Iglesia valiente y amorosa

Alberto Iniesta

(Alberto Iniesta– Obispo Auxiliar emérito de Madrid) El Señor nos dijo que no tuviéramos miedo, pero no que nos volviéramos feroces defensores de nuestros principios y criterios. Jesús de Nazaret predicaba a sus discípulos un plan de vida escalofriante: los enviaba como ovejas entre lobos; debían perdonar siempre, amar a los enemigos y rezar por ellos; dejarse abofetear y robar, etc. Y así procuraron vivirlo sus mejores discípulos, sin más fuerza ni defensa que la debilidad de la cruz. Lamentablemente, a veces, algunos la acompañaron con la espada, influidos por las circunstancias de la historia. Pero también hubo quienes en la misma época, a pesar de todo, como Francisco de Asís y sus discípulos, fueron a misionar sólo con la cruz, y sin la espada; con el Evangelio del amor, sin la violencia de la fuerza.

Es difícil conjugar fortaleza y ternura, diálogo y convicción, amor y oposición. En el plano humano, los filósofos estoicos buscaban este equilibrio, como el famoso ejemplo de Epicteto, esclavo de un amo brutal que le maltrataba, y cuando le rompió una pierna tan sólo le dijo mansamente: ¿Lo ves? Ya te decía yo que me la ibas a romper. En nuestros tiempos, Gandhi promovió la lucha pacífica, la no violencia activa, para alcanzar la liberación de la India, y Martin Luther King, cristiano protestante, hizo lo mismo en los Estados Unidos para defender la igualdad social entre negros y blancos, muriendo mártir de tan hermosa causa.

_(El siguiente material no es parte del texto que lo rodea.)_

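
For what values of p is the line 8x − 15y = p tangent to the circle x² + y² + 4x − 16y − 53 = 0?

Tangency holds when the distance from the centre (−2, 8) to the line equals the radius 11:
|8·(−2) − 15·8 − p| / √289 = 11
|p − (−136)| = 11·17, so p = 51 or p = −323.

p = −323 or p = 51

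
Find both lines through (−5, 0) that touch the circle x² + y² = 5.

x − 2y = −5 and x + 2y = −5

Write the tangent as mx − y + (0 − m·(−5)) = 0 and set its distance from the centre to √5:
(5m − (0))² = 5(m² + 1)
4m² − 1 = 0, so m = 1/2 or m = −1/2.
Through (−5, 0) these give x − 2y = −5 and x + 2y = −5.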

Los buenos cristianos de todos los tiempos y de todas las confesiones han practicado esta doctrina hasta el martirio, si llegaba el caso, prefiriendo morir a matar, como los de la guerra civil española, a los que recientemente hemos conmemorado.

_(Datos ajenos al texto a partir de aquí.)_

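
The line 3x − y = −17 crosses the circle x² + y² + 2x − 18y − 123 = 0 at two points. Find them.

(−7, −4) and (2, 23)

From the line, y = 3x + 17. Substituting:
10x² + 50x − 140 = 0  ⟹  x² + 5x − 14 = 0
x = 2 or x = −7, giving (2, 23) and (−7, −4).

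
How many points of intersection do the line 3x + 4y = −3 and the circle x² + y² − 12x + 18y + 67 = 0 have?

Centre (6, −9), r² = 50. Distance² from centre to line = (−15)²/25 = 9.
Since d² < r², the line cuts the circle twice.

2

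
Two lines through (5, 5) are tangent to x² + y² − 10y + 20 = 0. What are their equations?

Let a tangent through (5, 5) have slope m. Its distance from (0, 5) must equal √5:
[m·(−5) − (0)]² = 5(m² + 1)
4m² − 1 = 0, so m = −1/2 or m = 1/2.
With m = −1/2: x + 2y = 15. With m = 1/2: x − 2y = −5.

x + 2y = 15 and x − 2y = −5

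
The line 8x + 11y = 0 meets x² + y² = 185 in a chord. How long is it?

2√185

Express y = (−8x)/11 and substitute into the circle:
185x² − 22385 = 0  ⟹  x² − 121 = 0
x = 11 or x = −11, giving (11, −8) and (−11, 8).
Chord length = distance between (11, −8) and (−11, 8) = √740 = 2√185.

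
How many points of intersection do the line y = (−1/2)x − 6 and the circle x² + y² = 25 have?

Centre (0, 0), r² = 25. Distance² from centre to line = (12)²/5 = 144/5.
Since d² > r², the line lies outside the circle.

0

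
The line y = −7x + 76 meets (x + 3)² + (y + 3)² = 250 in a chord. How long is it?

10√2

Centre (−3, −3), r² = 250. Perpendicular distance d from centre to line = |−100| / √50 = 100/√50.
Chord = 2√(r² − d²) = 2·√(50) = 10√2.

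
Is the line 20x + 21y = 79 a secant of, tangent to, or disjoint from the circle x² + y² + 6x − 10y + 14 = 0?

secant

Centre (−3, 5), r² = 20. Distance² from centre to line = (−34)²/841 = 1156/841.
Since d² < r², the line cuts the circle twice.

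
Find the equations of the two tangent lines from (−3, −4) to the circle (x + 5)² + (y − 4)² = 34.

5x − 3y = −3 and 3x + 5y = −29

Write the tangent as mx − y + (−4 − m·(−3)) = 0 and set its distance from the centre to √34:
(−2m − (8))² = 34(m² + 1)
15m² − 16m − 15 = 0, so m = 5/3 or m = −3/5.
Through (−3, −4) these give 5x − 3y = −3 and 3x + 5y = −29.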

Con buen corazón y buena cara, con buenas maneras y buena voluntad, dialoguemos y discutamos todo lo necesario, buscando siempre el bien común, sin irritarnos, ni cansarnos ni aislarnos, siempre dialogando y razonando en lo humano y lo divino, explicando y dando a todos razón de nuestra esperanza, como decía san Pablo.